Nous avons tenté de vous montrer tout au long de cette intervention en quoi il était nécessaire de lier
et d’intégrer les politiques tant dans la compréhension des crises que nous traversons que par rapport
aux solutions urgentes qu’elles exigent. Traiter des problématiques majeures comme les changements
climatiques ou la biodiversité en s’en tenant strictement au domaine environnemental et via des
mécanismes du seul marché n’est pas tenable et est source d’injustices diverses. Nous espérons vous
avoir convaincu qu’il y a urgence aujourd’hui de hiérarchiser les politiques européennes, de leur faire
subir des analyses d’impact social et environnemental et de faire pencher la balance dans le sens du
respect des normes sociales et environnementales plutôt que de l’économique et de la finance purs.

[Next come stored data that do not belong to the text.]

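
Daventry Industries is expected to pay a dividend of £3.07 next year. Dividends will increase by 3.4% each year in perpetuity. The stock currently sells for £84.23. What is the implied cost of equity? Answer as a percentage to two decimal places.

7.04%

Rearranging the constant-growth DDM: r = D₁/P₀ + g.
r = 3.0700 / 84.23 + 0.034 = 0.03645 + 0.034 = 0.07045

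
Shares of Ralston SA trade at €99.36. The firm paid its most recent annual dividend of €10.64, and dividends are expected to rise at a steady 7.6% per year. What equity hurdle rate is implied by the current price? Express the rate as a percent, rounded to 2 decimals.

19.12%

Rearranging the constant-growth DDM: r = D₁/P₀ + g.
D₁ = 10.64 × (1 + 0.076) = 11.4486.
r = 11.4486 / 99.36 + 0.076 = 0.11522 + 0.076 = 0.19122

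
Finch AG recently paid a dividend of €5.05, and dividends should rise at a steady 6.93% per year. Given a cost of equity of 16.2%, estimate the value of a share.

Gordon growth model: P₀ = D₁/(r − g). D₁ = 5.05 × (1 + 0.0693) = 5.4000.
P₀ = 5.4000 / (0.162 − 0.0693) = 5.4000 / 0.0927 = 58.2520

€58.25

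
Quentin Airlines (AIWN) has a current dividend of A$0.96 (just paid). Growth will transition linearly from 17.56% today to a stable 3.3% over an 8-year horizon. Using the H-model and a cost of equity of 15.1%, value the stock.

H-model: P₀ = D₀[(1+g_L) + H(g_S−g_L)]/(r−g_L), with H = 8/2 = 4.
P₀ = 0.96 × [(1+0.033) + 4×(0.1756−0.033)] / (0.151−0.033)
   = 0.96 × 1.6034 / 0.118 = 13.0446

A$13.04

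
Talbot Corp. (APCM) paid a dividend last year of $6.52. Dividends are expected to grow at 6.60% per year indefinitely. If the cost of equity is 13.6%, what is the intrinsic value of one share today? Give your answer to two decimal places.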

L’Europe a besoin d’un new deal durable, pas d’une réduction pure et simple de ses dépenses
publiques.
Mais le new deal n’ira pas de soi s’il ne repose pas également sur une base sociale. Forte de sa
tradition en matière de concertation sociale et des dialogues constructifs et structurels qui s’opèrent
entre le pouvoir public et la société civile, la Belgique est, de par cette tradition, un exemple en tant
que tel. Pour doter les politiques de l’assise sociétale nécessaires à leur acceptabilité par le plus grand
nombre, il faut continuer à instaurer les dialogues avec les interlocuteurs sociaux et la société civile
afin de les rendre les acteurs et non les victimes de la transition qui s’imposera à nous tous.